Friday August 15th 2008, 10:15 am
Filed under: Credit, Credit Card, Debt, current events, real estate
The three little pigs built their homes to withstand the Big Bad Wolf. One built a home out of straw, another out of sticks, and the last little piggie chose bricks. From this perspective, it’s easy to choose a house.
As adults we know home ownership — and its funding — is a lot more complicated. Take for instance the current mortgage crisis. This week Greenspan called a bottom to the housing market, and The Wall Street Journal ran a poll:
Do you agree with Alan Greenspan’s forecast for house prices to stabilize in the first half of 2009?
You can weigh in yourself at The Big Picture blog.
Pigs have a bad reputation for being stupid or greedy. In reality, science shows that pigs are just as intelligent and social as the family dog. Unfortunately, descriptions like “greedy pigs” creep into discussion about who is at fault when discussing the mortgage crisis.
The short answer is that everyone is partially at fault — our culture for being more accepting of debt, our banking and government systems for relaxing rules, and our media for encouraging too many of us to take brick houses and turn them into straw.
An in-depth series in The New York Times explores the role of advertising in the mortgage crisis. Specifically, how advertisers (industry self-described “ad-holes”) literally re-wrote the language of credit to make borrowing against your primary asset more palatable. And, coupled that with images of the “good life”.
And is this debt crisis situation as “American as apple pie”? Unfortunately, no.
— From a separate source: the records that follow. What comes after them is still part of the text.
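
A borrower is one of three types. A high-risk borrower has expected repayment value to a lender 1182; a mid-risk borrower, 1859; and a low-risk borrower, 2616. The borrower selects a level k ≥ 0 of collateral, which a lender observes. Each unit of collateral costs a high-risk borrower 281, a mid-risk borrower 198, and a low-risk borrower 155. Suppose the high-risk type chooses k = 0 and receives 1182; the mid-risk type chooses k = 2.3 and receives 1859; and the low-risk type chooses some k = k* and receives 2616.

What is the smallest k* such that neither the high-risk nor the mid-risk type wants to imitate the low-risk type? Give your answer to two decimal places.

6.12

High-risk type (on-path payoff 1182) won't mimic when 1182 ≥ 2616 − 281·k*, i.e. k* ≥ 5.10.
Mid-risk type (on-path payoff 1859 − 198×2.3 = 1403.6) won't mimic when 1403.6 ≥ 2616 − 198·k*, i.e. k* ≥ 6.12.
Both must hold, so k* = max(5.10, 6.12) = 6.12. The mid-risk type's constraint binds.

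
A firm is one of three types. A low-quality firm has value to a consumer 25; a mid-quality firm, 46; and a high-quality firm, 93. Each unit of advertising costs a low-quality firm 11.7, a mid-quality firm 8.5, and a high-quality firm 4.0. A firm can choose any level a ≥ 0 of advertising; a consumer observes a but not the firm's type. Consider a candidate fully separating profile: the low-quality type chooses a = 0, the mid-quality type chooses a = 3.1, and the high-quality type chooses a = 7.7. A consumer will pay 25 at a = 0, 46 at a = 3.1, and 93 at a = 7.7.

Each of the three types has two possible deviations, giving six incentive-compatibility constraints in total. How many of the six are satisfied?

4

Mid-quality (own payoff 46 − 8.5×3.1 = 19.65): to a=0 gives 25 → profitable ✗; to a=7.7 gives 93 − 8.5×7.7 = 27.55 → profitable ✗.
Low-quality (own payoff 25): to a=3.1 gives 46 − 11.7×3.1 = 9.73 → no gain ✓; to a=7.7 gives 93 − 11.7×7.7 = 2.91 → no gain ✓.
High-quality (own payoff 93 − 4.0×7.7 = 62.2): to a=0 gives 25 → no gain ✓; to a=3.1 gives 46 − 4.0×3.1 = 33.6 → no gain ✓.
4 of the 6 constraints hold; not an equilibrium.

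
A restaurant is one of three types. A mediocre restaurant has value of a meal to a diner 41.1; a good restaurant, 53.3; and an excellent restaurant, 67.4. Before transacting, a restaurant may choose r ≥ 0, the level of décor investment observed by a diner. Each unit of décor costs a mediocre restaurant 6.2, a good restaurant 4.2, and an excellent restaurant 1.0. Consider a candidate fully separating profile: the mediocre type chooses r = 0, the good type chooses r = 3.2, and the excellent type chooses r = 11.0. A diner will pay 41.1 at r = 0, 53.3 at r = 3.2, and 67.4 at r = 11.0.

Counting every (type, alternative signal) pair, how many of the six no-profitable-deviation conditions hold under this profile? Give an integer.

5

Mediocre (own payoff 41.1): to r=3.2 gives 53.3 − 6.2×3.2 = 33.46 → no gain ✓; to r=11.0 gives 67.4 − 6.2×11.0 = -0.8 → no gain ✓.
Good (own payoff 53.3 − 4.2×3.2 = 39.86): to r=0 gives 41.1 → profitable ✗; to r=11.0 gives 67.4 − 4.2×11.0 = 21.2 → no gain ✓.
Excellent (own payoff 67.4 − 1.0×11.0 = 56.4): to r=0 gives 41.1 → no gain ✓; to r=3.2 gives 53.3 − 1.0×3.2 = 50.1 → no gain ✓.
5 of the 6 constraints hold; not an equilibrium.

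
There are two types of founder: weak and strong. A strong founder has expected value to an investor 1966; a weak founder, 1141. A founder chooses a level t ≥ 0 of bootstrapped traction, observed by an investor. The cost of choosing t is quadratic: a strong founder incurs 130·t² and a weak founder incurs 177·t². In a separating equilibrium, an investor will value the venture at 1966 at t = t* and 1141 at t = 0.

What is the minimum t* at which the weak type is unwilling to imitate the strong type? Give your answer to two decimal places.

The weak type at t = 0 receives 1141; imitating at t* yields 1966 − 177·t*².
Indifference: 1141 = 1966 − 177·t*², so t*² = (1966 − 1141) / 177 ≈ 4.6610.
t* = √4.6610 ≈ 2.16.

2.16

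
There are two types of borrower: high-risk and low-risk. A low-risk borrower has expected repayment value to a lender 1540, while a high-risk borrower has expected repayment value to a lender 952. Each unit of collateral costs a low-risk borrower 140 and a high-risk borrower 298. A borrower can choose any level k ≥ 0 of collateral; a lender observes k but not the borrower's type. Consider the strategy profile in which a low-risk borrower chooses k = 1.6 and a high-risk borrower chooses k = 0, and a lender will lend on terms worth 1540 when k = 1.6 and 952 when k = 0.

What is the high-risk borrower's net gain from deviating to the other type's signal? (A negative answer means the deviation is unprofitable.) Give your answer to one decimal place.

111.2

Playing k = 0 the high-risk borrower receives 952.
Deviating to k = 1.6 brings payment 1540 at cost 298 × 1.6 = 476.8, netting 1063.2.
Gain from deviating: 1063.2 − 952 = 111.2.
The gain is positive, so the high-risk type's incentive-compatibility constraint is violated — this profile is not a separating equilibrium.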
Here’s a British take on the recent housing troubles:
A crumbling sign on the first house boasts it is “For Rent” but, given that it doesn’t even have a door, it seems unlikely the owner, if there is one, will be getting too many inquiries.
And another explores how we Americans are exporting our credit card addiction:
“People who would kill their sisters or daughters for bringing shame on the family would do anything to avoid being labeled a debtor,” said Nazim Kaya, the president of Consumers Union, an advocacy group that helps those who fall into debt.
But in a cultural shift that has swept aside centuries of tradition, credit cards have become commonplace here. Only three decades ago, Turkey had fewer than 10,000 cards; today it has more than 38 million.”
So is your “financial house” made of straw, sticks or bricks?